Les pasó a Carlos Menem, a Fernando De la Rúa y ahora a los Kirchner.




La corrupción es uno de los hechos más esquivos de medir para la ciencia política, y uno de los delitos más difíciles de probar para la justicia penal. Por definición, es oculta y no deja rastros. En el soborno -la manifestación más conocida, aunque no la única, de la corrupción gubernamental-, ambas partes son culpables, sobornador y sobornado, y, por lo tanto, es tan infrecuente que alguno de los protagonistas denuncie el ilícito, como frecuente que todos se protejan entre sí. Lo que sí deja la corrupción son modos de vida difíciles de explicar.

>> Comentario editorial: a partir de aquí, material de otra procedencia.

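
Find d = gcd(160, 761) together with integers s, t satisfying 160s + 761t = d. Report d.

1

Euclidean algorithm:
761 = 4·160 + 121
160 = 1·121 + 39
121 = 3·39 + 4
39 = 9·4 + 3
4 = 1·3 + 1
3 = 3·1 + 0
gcd(160, 761) = 1.
Express as a combination:
1 = 4 − 3
1 = −39 + 10·4
1 = 10·121 − 31·39
1 = −31·160 + 41·121
1 = 41·761 − 195·160
So 1 = (41)·761 + (-195)·160.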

Hecha la introducción, vale la pregunta: ¿la corrupción como fenómeno político se condice con su magnitud? Que haya muchas denuncias de corrupción, algo nos dice, pero no necesariamente todo. En Brasil, las actuales denuncias de corrupción contra el ex Presidente José Sarney coinciden con el hecho de que su rol es clave para definir el proceso electoral presidencial que viene. Y no es la primera vez que en este país el fantasma de la corrupción se agita en tiempos preelectorales.

En Argentina, el ciclo de las denuncias de corrupción parece coincidir con los momentos de decadencia de los liderazgos presidenciales. Le pasó a Menem, a De la Rúa y ahora a los Kirchner. En países tan presidencialistas como los nuestros, el dispositivo clave del cambio político es la deslegitimación de la cabeza del sistema. Es por eso, también, que somos tan adictos a mirar las curvas de auge y caída de la popularidad de mandatarios y caudillos. Cuando la popularidad está en su momento máximo, las denuncias de corrupción no son escuchadas por la opinión pública ni tienen mayor repercusión; contrariamente, estallan cuando la popularidad decrece.

Hay también otro elemento: la "valentía" de la justicia para encarar esta cuestión coincide con los momentos de poder y dis-poder. Esto es un hecho probado ya.